Symfony4/Twig - is_granted() only checks first role in an array of roles

Question

I'm having trouble with checking permissions in Twig.
Users can have multiple roles and they're stored in the DB as an array of strings. Some roles do not have access to the profile view.
When I create a user who's one role allows to view the profile, but the other one doesn't - is_granted() seems to only check the first role in the array and returns false, even though the second role does allow access.

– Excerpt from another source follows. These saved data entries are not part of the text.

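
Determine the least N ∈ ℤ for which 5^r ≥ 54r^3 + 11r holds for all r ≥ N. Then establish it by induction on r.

N = 6

At r = 5: 3125 < 6805, so the inequality fails and N ≥ 6. We prove 5^r ≥ 54r^3 + 11r for all r ≥ 6.
Base case (r = 6): 5^r = 15625 and 54r^3 + 11r = 11730, so 15625 ≥ 11730.
Inductive step: suppose the statement holds for some j ≥ 6, so 5^j ≥ 54j^3 + 11j.
Then 5^(j + 1) = 5·(5^j) ≥ 5·(54j^3 + 11j).
Also, for j ≥ 6 we have 5·(54j^3 + 11j) ≥ 54(j+1)^3 + 11(j+1), since 5·(54j^3 + 11j) − (54(j+1)^3 + 11(j+1)) = 216j^3 - 162j^2 - 118j - 65, which is nonnegative for all j ≥ 6.
Combining, 5^(j + 1) ≥ 54(j+1)^3 + 11(j+1).
By the principle of mathematical induction, the result holds for all r ≥ 6.
Hence the smallest such N is 6.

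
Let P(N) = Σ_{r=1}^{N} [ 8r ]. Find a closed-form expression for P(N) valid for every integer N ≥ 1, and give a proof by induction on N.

P(N) = 4N(N + 1)

We claim P(N) = 4N(N + 1) for all N ≥ 1.
Base step (N = 1): P(1) = 8, and the closed form gives 8. They agree.
For the inductive step, assume it holds for an arbitrary r ≥ 1, so P(r) = 4r(r + 1).
Then P(r+1) = P(r) + (8r + 8) = (4r(r + 1)) + (8r + 8).
Simplifying, P(r+1) = 4(r + 1)(r + 2) = 4(r+1)((r+1) + 1),
which is the closed form with N = r+1.
Hence, by induction on N, the claim holds for every N ≥ 1.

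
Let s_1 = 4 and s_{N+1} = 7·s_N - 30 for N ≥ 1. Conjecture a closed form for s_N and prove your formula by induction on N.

Computing the first terms: s_1 = 4, s_2 = -2, s_3 = -44. This suggests s_N = -7^(N - 1) + 5.
Base step (N = 1): the formula gives 4 = 4 = s_1.
For the inductive step, assume it holds for an arbitrary i ≥ 1, so s_i = -7^(i - 1) + 5.
Then s_{i+1} = 7·s_i - 30 = 7·(-7^(i - 1) + 5) - 30 = -7^i + 5 = -7^((i+1) - 1) + 5,
which is the claimed formula at N = i+1.
By induction, the statement is established for all N ≥ 1.

s_N = -7^(N - 1) + 5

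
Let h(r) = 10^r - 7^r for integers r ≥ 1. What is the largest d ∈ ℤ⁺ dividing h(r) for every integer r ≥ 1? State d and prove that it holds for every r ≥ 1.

Computing the first values: h(1) = 3 and h(2) = 51; gcd(3, 51) = 3, so d ≤ 3.
We prove 3 | 10^r - 7^r for all r ≥ 1 by induction on r.
Base case (r = 1): h(1) = 3 = 3·(1), so 3 | h(1).
For the inductive step, assume it holds for an arbitrary p ≥ 1, i.e. 3 | h(p). Then
10^{p+1} − 7^{p+1} = 10·10^p − 7·7^p = 10·(10^p − 7^p) + (3)·7^p. The first term is divisible by 3 by the inductive hypothesis, and the second term (3)·7^p is divisible by 3 since 3 | 3. Hence 3 | h(p+1).
This completes the induction.
Therefore the largest such d is 3.

d = 3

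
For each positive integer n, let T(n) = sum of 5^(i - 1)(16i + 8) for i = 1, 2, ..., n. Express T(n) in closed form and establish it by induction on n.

T(n) = 5^n(4n + 1) - 1

We claim T(n) = 5^n(4n + 1) - 1 for all n ≥ 1.
For the base case n = 1: T(1) = 24, and the closed form gives 24. They agree.
Suppose the result is true for n = i, so T(i) = 5^i(4i + 1) - 1.
Then T(i+1) = T(i) + (5^i(16i + 24)) = (5^i(4i + 1) - 1) + (5^i(16i + 24)).
Simplifying, T(i+1) = 20·5^i·i + 25·5^i - 1 = 5^(i+1)(4(i+1) + 1) - 1,
which is the closed form with n = i+1.
By the principle of mathematical induction, the result holds for all n ≥ 1.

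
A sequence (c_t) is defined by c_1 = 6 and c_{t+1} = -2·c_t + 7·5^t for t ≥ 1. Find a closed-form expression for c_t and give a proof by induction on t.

c_t = (-2)^(t - 1) + 5^t

Computing the first terms: c_1 = 6, c_2 = 23, c_3 = 129. This suggests c_t = (-2)^(t - 1) + 5^t.
Base step (t = 1): the formula gives 6 = 6 = c_1.
Inductive step: suppose the statement holds for some p ≥ 1, so c_p = (-2)^(p - 1) + 5^p.
Then c_{p+1} = -2·c_p + 7·5^p = -2·((-2)^(p - 1) + 5^p) + 7·5^p = (-2)^p + 5^(p + 1) = (-2)^((p+1) - 1) + 5^(p+1),
which is the claimed formula at t = p+1.
This completes the induction.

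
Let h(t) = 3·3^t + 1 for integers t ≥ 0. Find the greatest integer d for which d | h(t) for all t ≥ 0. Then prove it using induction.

Computing the first values: h(0) = 4 and h(1) = 10; gcd(4, 10) = 2, so d ≤ 2.
We prove 2 | 3·3^t + 1 for all t ≥ 0 by induction on t.
When t = 0: h(0) = 4 = 2·(2), so 2 | h(0).
For the inductive step, assume it holds for an arbitrary j ≥ 0, i.e. 2 | h(j). Then
h(j+1) = 3·3^(j+1) + 1 = 3·(3·3^j + 1) - 2 = 3·h(j) - 2. The first term is divisible by 2 by the inductive hypothesis, and -2 is divisible by 2. Hence 2 | h(j+1).
Hence, by induction on t, the claim holds for every t ≥ 0.
Therefore the largest such d is 2.

d = 2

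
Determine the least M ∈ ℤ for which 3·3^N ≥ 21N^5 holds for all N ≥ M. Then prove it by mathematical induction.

M = 14

At N = 13: 4782969 < 7797153, so the inequality fails and M ≥ 14. We prove 3·3^N ≥ 21N^5 for all N ≥ 14.
When N = 14: 3·3^N = 14348907 and 21N^5 = 11294304, so 14348907 ≥ 11294304.
For the inductive step, assume it holds for an arbitrary m ≥ 14, so 3·3^m ≥ 21m^5.
Then 3·3^(m + 1) = 3·(3·3^m) ≥ 3·(21m^5).
Also, for m ≥ 14 we have 3·(21m^5) ≥ 21(m+1)^5, since 3 ≥ (1 + 1/m)^5 for all m ≥ 14.
Combining, 3·3^(m + 1) ≥ 21(m+1)^5.
This completes the induction.
Hence the smallest such M is 14.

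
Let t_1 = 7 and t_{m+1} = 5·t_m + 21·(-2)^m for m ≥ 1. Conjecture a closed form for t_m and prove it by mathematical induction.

t_m = -3(-2)^m + 5^(m - 1)

Computing the first terms: t_1 = 7, t_2 = -7, t_3 = 49. This suggests t_m = -3(-2)^m + 5^(m - 1).
For the base case m = 1: the formula gives 7 = 7 = t_1.
Inductive step: suppose the statement holds for some r ≥ 1, so t_r = -3(-2)^r + 5^(r - 1).
Then t_{r+1} = 5·t_r + 21·(-2)^r = 5·(-3(-2)^r + 5^(r - 1)) + 21·(-2)^r = -3(-2)^(r + 1) + 5^r = -3(-2)^(r+1) + 5^((r+1) - 1),
which is the claimed formula at m = r+1.
By the principle of mathematical induction, the result holds for all m ≥ 1.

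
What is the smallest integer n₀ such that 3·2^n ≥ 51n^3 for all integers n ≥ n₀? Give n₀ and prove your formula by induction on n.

At n = 16: 196608 < 208896, so the inequality fails and n₀ ≥ 17. We prove 3·2^n ≥ 51n^3 for all n ≥ 17.
When n = 17: 3·2^n = 393216 and 51n^3 = 250563, so 393216 ≥ 250563.
Suppose the result is true for n = p, so 3·2^p ≥ 51p^3.
Then 3·2^(p + 1) = 2·(3·2^p) ≥ 2·(51p^3).
Also, for p ≥ 17 we have 2·(51p^3) ≥ 51(p+1)^3, since 2 ≥ (1 + 1/p)^3 for all p ≥ 17.
Combining, 3·2^(p + 1) ≥ 51(p+1)^3.
By the principle of mathematical induction, the result holds for all n ≥ 17.
Hence the smallest such n₀ is 17.

n₀ = 17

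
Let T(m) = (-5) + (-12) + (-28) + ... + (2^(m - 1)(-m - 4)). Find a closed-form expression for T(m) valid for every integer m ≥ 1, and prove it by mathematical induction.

T(m) = -2^m(m + 3) + 3

We claim T(m) = -2^m(m + 3) + 3 for all m ≥ 1.
For the base case m = 1: T(1) = -5, and the closed form gives -5. They agree.
Inductive step: assume the claim holds for m = p, so T(p) = -2^p(p + 3) + 3.
Then T(p+1) = T(p) + (2^p(-p - 5)) = (-2^p(p + 3) + 3) + (2^p(-p - 5)).
Simplifying, T(p+1) = -2^(p + 1)p - 2^(p + 3) + 3 = -2^(p+1)((p+1) + 3) + 3,
which is the closed form with m = p+1.
This completes the induction.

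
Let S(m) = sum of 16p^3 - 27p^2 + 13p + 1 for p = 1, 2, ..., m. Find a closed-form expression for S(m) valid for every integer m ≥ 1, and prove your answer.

S(m) = m(4m^3 - m^2 - 3m + 3)

We claim S(m) = m(4m^3 - m^2 - 3m + 3) for all m ≥ 1.
For the base case m = 1: S(1) = 3, and the closed form gives 3. They agree.
Suppose the result is true for m = p, so S(p) = p(4p^3 - p^2 - 3p + 3).
Then S(p+1) = S(p) + (16p^3 + 21p^2 + 7p + 3) = (p(4p^3 - p^2 - 3p + 3)) + (16p^3 + 21p^2 + 7p + 3).
Simplifying, S(p+1) = (p + 1)(4p^3 + 11p^2 + 7p + 3) = (p+1)(4(p+1)^3 - (p+1)^2 - 3(p+1) + 3),
which is the closed form with m = p+1.
By induction, the statement is established for all m ≥ 1.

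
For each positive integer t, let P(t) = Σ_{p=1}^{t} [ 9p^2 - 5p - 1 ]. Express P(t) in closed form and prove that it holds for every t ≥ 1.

P(t) = t(3t^2 + 2t - 2)

We claim P(t) = t(3t^2 + 2t - 2) for all t ≥ 1.
Base step (t = 1): P(1) = 3, and the closed form gives 3. They agree.
Inductive step: suppose the statement holds for some p ≥ 1, so P(p) = p(3p^2 + 2p - 2).
Then P(p+1) = P(p) + (9p^2 + 13p + 3) = (p(3p^2 + 2p - 2)) + (9p^2 + 13p + 3).
Simplifying, P(p+1) = (p + 1)(3p^2 + 8p + 3) = (p+1)(3(p+1)^2 + 2(p+1) - 2),
which is the closed form with t = p+1.
By the principle of mathematical induction, the result holds for all t ≥ 1.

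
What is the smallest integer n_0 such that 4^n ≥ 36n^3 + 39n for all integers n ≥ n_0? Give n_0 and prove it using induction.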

In the template it looks something like this:

{% if is_granted('ROLE_backend_USER_Profile') %}
    <li>
        <a href="{{ path('admin_profile') }}">Profile</a>
    </li>
{% endif %}

Role hierarchy looks like this:

ROLE_BACKEND_ADMIN:
    - ROLE_BACKEND_USER
    - ROLE_backend_USER_Profile
    - ROLE_backend_Post_addPost
    ... etc. ...
ROLE_BACKEND_OTHERTYPEOF_ADMIN:
    - ROLE_backend_Home_index
    - ROLE_backend_typeof_list
    - ROLE_backend_typeof_edit
    ... etc. ...

If I have a user with both of these roles - is_granted('ROLE_backend_USER_Profile') returns false, even though having the other role should allow him access.

Answer 1

This behavior is expected. As explained in the Symfony Docs (read "Hierarchical Roles" section):

The role_hierarchy values are static - you can't, for example, store the role hierarchy in a database. If you need that, create a custom security voter that looks for the user roles in the database.